Anita Blake, Vampire Hunter Colletion_ Books 6-10 - Laurell K. Hamilton [725]
The nurse just stared at me, unable to speak or afraid to. Maybe it was the gun, or maybe not all the blood had washed away in the sprinklers. I raised my voice above the noise, “Is it on this floor?”
She just nodded. She was mumbling something over and over. I had to lean into her to understand it. “It’s in the nursery. It’s in the nursery. It’s in the nursery.”
I didn’t think my adrenaline could get any higher. I was wrong. I could suddenly feel the blood rushing through my body, feel my heart like a painful thing in my chest. I opened the door, scanning the hallway with the Browning. Nothing moved. The corridor stretched long and empty with too many closed doors for comfort. The fire alarm was still screaming, making my skin tight with the noise. But even over the screech of the alarm I could hear the babies . . . crying . . . screaming.
I slipped the phone out of my pocket, hit the button he’d told me to hit earlier, and started jogging down the hallway towards the sounds. Ramirez answered it in the middle of the first ring. “Anita?”
“I’m on maternity. It’s the 14th floor. A nurse says the thing is in the nursery.” I was at the first corner. I threw myself against the far wall, but didn’t really stop. I’m usually more cautious around corners, but the crying was getting closer, more piteous.
“I’m on my way,” Ramirez said.
I hit the button that cut us off, but still had it in my hand when I came around the next corner. There was a body pushed through a pane of wired safety glass. I could tell it was a man, but that was about all. The face looked like hamburger. I stepped on a stethoscope on the floor below him. Doctor or nurse. I didn’t check for a pulse. If he was alive, I didn’t know how to help him. If he was dead, it didn’t matter. One last door, then a long expanse of window. But I didn’t need to see the long window to know it was the nursery. I could hear the babies crying. Even over the fire alarm the sound of those panicked cries made my heart flutter, made me want to run and help them. A hard wiring response that I hadn’t even known I had made me reach for the door. I still had the phone in my left hand, and made one attempt to shove it in my pocket. The bite on my left hand made me awkward. The phone slipped, and I let it fall to the floor.
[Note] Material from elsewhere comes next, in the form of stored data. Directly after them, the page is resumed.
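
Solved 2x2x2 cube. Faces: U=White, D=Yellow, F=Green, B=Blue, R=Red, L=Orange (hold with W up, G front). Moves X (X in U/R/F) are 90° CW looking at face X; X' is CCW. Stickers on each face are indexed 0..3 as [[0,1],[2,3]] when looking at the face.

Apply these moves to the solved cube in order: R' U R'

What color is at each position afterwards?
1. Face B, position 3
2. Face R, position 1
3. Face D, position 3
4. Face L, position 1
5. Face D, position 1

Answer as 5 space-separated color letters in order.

After move 1 (R'): R=RRRR U=WBWB F=GWGW D=YGYG B=YBYB
After move 2 (U): U=WWBB F=RRGW R=YBRR B=OOYB L=GWOO
After move 3 (R'): R=BRYR U=WYBO F=RWGB D=YRYW B=GOGB
Query 1: B[3] = B
Query 2: R[1] = R
Query 3: D[3] = W
Query 4: L[1] = W
Query 5: D[1] = R

Answer: B R W W R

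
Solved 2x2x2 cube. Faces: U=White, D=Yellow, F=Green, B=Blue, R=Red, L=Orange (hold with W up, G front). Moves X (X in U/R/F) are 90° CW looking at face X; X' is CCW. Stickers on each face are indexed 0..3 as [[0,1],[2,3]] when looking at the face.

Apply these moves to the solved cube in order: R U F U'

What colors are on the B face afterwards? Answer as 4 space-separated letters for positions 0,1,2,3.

Answer: G B W B

Derivation:
After move 1 (R): R=RRRR U=WGWG F=GYGY D=YBYB B=WBWB
After move 2 (U): U=WWGG F=RRGY R=WBRR B=OOWB L=GYOO
After move 3 (F): F=GRYR U=WWOY R=GBGR D=RWYB L=GYOB
After move 4 (U'): U=WYWO F=GYYR R=GRGR B=GBWB L=OOOB
Query: B face = GBWB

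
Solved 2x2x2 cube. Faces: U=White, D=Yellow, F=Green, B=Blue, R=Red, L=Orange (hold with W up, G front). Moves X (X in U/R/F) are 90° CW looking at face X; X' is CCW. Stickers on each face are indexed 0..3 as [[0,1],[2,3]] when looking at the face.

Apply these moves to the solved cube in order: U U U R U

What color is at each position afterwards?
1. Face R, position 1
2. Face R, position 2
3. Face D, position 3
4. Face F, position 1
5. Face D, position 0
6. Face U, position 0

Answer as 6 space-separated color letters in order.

Answer: R R R G Y W

Derivation:
After move 1 (U): U=WWWW F=RRGG R=BBRR B=OOBB L=GGOO
After move 2 (U): U=WWWW F=BBGG R=OORR B=GGBB L=RROO
After move 3 (U): U=WWWW F=OOGG R=GGRR B=RRBB L=BBOO
After move 4 (R): R=RGRG U=WOWG F=OYGY D=YBYR B=WRWB
After move 5 (U): U=WWGO F=RGGY R=WRRG B=BBWB L=OYOO
Query 1: R[1] = R
Query 2: R[2] = R
Query 3: D[3] = R
Query 4: F[1] = G
Query 5: D[0] = Y
Query 6: U[0] = W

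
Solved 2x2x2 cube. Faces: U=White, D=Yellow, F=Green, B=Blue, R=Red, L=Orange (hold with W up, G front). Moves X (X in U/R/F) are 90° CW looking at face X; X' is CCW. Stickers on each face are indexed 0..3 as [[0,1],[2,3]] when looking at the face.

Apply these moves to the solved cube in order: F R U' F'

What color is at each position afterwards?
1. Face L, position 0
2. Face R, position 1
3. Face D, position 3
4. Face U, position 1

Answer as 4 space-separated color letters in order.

Answer: O R B G

Derivation:
After move 1 (F): F=GGGG U=WWOO R=WRWR D=RRYY L=OYOY
After move 2 (R): R=WWRR U=WGOG F=GRGY D=RBYB B=OBWB
After move 3 (U'): U=GGWO F=OYGY R=GRRR B=WWWB L=OBOY
After move 4 (F'): F=YYOG U=GGGR R=BRRR D=BYYB L=OOOW
Query 1: L[0] = O
Query 2: R[1] = R
Query 3: D[3] = B
Query 4: U[1] = G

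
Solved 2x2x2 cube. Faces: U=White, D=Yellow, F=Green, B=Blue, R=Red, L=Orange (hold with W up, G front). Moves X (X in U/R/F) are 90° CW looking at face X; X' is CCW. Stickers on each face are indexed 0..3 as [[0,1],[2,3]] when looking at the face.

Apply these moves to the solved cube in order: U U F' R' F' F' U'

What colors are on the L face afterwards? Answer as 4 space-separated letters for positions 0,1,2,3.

Answer: Y G O O

Derivation:
After move 1 (U): U=WWWW F=RRGG R=BBRR B=OOBB L=GGOO
After move 2 (U): U=WWWW F=BBGG R=OORR B=GGBB L=RROO
After move 3 (F'): F=BGBG U=WWOR R=YOYR D=ROYY L=RWOW
After move 4 (R'): R=ORYY U=WBOG F=BWBR D=RGYG B=YGOB
After move 5 (F'): F=WRBB U=WBOY R=GRRY D=WWYG L=RGOO
After move 6 (F'): F=RBWB U=WBGR R=WRWY D=GOYG L=RYOO
After move 7 (U'): U=BRWG F=RYWB R=RBWY B=WROB L=YGOO
Query: L face = YGOO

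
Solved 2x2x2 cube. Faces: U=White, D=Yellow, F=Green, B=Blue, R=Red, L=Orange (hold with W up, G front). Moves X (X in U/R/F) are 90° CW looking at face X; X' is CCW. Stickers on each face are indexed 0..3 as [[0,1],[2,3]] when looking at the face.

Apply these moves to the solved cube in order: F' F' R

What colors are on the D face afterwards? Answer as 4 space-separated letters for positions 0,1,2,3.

Answer: W B Y B

Derivation:
After move 1 (F'): F=GGGG U=WWRR R=YRYR D=OOYY L=OWOW
After move 2 (F'): F=GGGG U=WWYY R=OROR D=WWYY L=OROR
After move 3 (R): R=OORR U=WGYG F=GWGY D=WBYB B=YBWB
Query: D face = WBYB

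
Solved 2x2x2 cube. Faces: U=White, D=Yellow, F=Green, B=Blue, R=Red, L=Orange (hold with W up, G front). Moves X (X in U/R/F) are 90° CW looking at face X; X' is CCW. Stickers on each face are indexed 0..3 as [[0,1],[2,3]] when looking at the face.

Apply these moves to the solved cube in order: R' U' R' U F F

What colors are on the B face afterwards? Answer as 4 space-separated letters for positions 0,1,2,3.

Answer: Y B G B

Derivation:
After move 1 (R'): R=RRRR U=WBWB F=GWGW D=YGYG B=YBYB
After move 2 (U'): U=BBWW F=OOGW R=GWRR B=RRYB L=YBOO
After move 3 (R'): R=WRGR U=BYWR F=OBGW D=YOYW B=GRGB
After move 4 (U): U=WBRY F=WRGW R=GRGR B=YBGB L=OBOO
After move 5 (F): F=GWWR U=WBOB R=RRYR D=GGYW L=OYOO
After move 6 (F): F=WGRW U=WBOY R=ORBR D=YRYW L=OGOG
Query: B face = YBGB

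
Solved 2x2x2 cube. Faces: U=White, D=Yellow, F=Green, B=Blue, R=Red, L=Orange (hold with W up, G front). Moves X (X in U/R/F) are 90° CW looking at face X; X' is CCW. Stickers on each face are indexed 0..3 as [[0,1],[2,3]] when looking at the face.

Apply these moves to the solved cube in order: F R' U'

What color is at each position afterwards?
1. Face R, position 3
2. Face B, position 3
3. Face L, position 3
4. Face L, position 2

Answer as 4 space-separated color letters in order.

Answer: W B Y O

Derivation:
After move 1 (F): F=GGGG U=WWOO R=WRWR D=RRYY L=OYOY
After move 2 (R'): R=RRWW U=WBOB F=GWGO D=RGYG B=YBRB
After move 3 (U'): U=BBWO F=OYGO R=GWWW B=RRRB L=YBOY
Query 1: R[3] = W
Query 2: B[3] = B
Query 3: L[3] = Y
Query 4: L[2] = O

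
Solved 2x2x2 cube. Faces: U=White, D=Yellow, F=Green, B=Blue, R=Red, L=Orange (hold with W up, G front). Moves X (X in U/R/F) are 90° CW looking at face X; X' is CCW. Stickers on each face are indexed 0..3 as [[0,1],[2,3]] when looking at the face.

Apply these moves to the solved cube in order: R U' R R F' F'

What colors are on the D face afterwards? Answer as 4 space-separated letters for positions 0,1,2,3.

Answer: B W Y W

Derivation:
After move 1 (R): R=RRRR U=WGWG F=GYGY D=YBYB B=WBWB
After move 2 (U'): U=GGWW F=OOGY R=GYRR B=RRWB L=WBOO
After move 3 (R): R=RGRY U=GOWY F=OBGB D=YWYR B=WRGB
After move 4 (R): R=RRYG U=GBWB F=OWGR D=YGYW B=YROB
After move 5 (F'): F=WROG U=GBRY R=GRYG D=BOYW L=WBOW
After move 6 (F'): F=RGWO U=GBGY R=ORBG D=BWYW L=WYOR
Query: D face = BWYW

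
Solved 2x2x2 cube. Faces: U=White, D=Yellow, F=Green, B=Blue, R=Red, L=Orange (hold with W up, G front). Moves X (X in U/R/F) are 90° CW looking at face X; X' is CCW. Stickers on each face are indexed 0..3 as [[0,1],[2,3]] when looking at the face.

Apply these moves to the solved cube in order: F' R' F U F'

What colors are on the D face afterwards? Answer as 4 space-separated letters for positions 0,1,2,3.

After move 1 (F'): F=GGGG U=WWRR R=YRYR D=OOYY L=OWOW
After move 2 (R'): R=RRYY U=WBRB F=GWGR D=OGYG B=YBOB
After move 3 (F): F=GGRW U=WBWW R=RRBY D=YRYG L=OOOG
After move 4 (U): U=WWWB F=RRRW R=YBBY B=OOOB L=GGOG
After move 5 (F'): F=RWRR U=WWYB R=RBYY D=GGYG L=GBOW
Query: D face = GGYG

Answer: G G Y G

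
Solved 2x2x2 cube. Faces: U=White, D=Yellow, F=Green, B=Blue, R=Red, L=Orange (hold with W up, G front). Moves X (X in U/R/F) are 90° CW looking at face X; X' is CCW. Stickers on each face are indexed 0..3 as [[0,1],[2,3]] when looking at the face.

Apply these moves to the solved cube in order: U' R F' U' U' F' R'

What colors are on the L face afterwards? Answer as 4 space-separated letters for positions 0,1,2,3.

Answer: B W O O

Derivation:
After move 1 (U'): U=WWWW F=OOGG R=GGRR B=RRBB L=BBOO
After move 2 (R): R=RGRG U=WOWG F=OYGY D=YBYR B=WRWB
After move 3 (F'): F=YYOG U=WORR R=BGYG D=BOYR L=BGOW
After move 4 (U'): U=ORWR F=BGOG R=YYYG B=BGWB L=WROW
After move 5 (U'): U=RROW F=WROG R=BGYG B=YYWB L=BGOW
After move 6 (F'): F=RGWO U=RRBY R=OGBG D=GWYR L=BWOO
After move 7 (R'): R=GGOB U=RWBY F=RRWY D=GGYO B=RYWB
Query: L face = BWOO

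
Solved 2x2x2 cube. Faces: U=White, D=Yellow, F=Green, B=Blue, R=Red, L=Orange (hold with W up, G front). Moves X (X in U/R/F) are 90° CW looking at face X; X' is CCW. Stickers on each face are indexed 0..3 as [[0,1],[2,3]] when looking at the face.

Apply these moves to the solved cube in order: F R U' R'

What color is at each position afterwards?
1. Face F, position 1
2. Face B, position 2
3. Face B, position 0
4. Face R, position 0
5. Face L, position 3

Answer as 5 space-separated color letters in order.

After move 1 (F): F=GGGG U=WWOO R=WRWR D=RRYY L=OYOY
After move 2 (R): R=WWRR U=WGOG F=GRGY D=RBYB B=OBWB
After move 3 (U'): U=GGWO F=OYGY R=GRRR B=WWWB L=OBOY
After move 4 (R'): R=RRGR U=GWWW F=OGGO D=RYYY B=BWBB
Query 1: F[1] = G
Query 2: B[2] = B
Query 3: B[0] = B
Query 4: R[0] = R
Query 5: L[3] = Y

Answer: G B B R Y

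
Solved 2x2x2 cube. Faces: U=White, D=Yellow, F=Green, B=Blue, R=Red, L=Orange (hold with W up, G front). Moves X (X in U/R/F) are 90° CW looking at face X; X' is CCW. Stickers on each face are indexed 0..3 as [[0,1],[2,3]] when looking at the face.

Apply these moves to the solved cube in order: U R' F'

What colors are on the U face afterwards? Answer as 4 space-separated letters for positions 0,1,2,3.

After move 1 (U): U=WWWW F=RRGG R=BBRR B=OOBB L=GGOO
After move 2 (R'): R=BRBR U=WBWO F=RWGW D=YRYG B=YOYB
After move 3 (F'): F=WWRG U=WBBB R=RRYR D=GOYG L=GOOW
Query: U face = WBBB

Answer: W B B B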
The handle turned, but the door stopped just inches open. I put my shoulder into it, and realized it was a body, an adult body. I backed off and hit it again, moving it by painful inches. There was a woman screaming, not just the babies. I couldn’t open the door. Dammit!
Then the window crashed outward in a spray of glass and a body. A woman hit the ground and lay there sprawled and bleeding. I left the wedged door and went for the window. There were shards of glass like small swords on the bottom of the break. But I’d taken falls in Judo higher than this. I’d practiced falling for years. I glanced in to check one thing. The herd of little plastic cribs was pushed to either side. I had room. I took a running leap at it and threw myself over the broken glass, rolling as I fell. I only had one free hand to slap the floor with and take the impact of the fall, but I wanted the gun in my hand ready to fire. I hit the floor, and the force of my blow, the jump, whatever, was still there, still rolling me. I used it to come to my feet before I even knew what was in the room.
I didn’t so much see what was happening as take pictures of isolated things. I registered the overturned cribs: a tiny, tiny baby lying on the floor like a broken doll, the center of its body eaten away, like the center sucked out of a piece of candy; cribs still standing upright splattered with blood, some with tiny twisted bodies inside, some empty except for the blood; then in the far corner was the monster.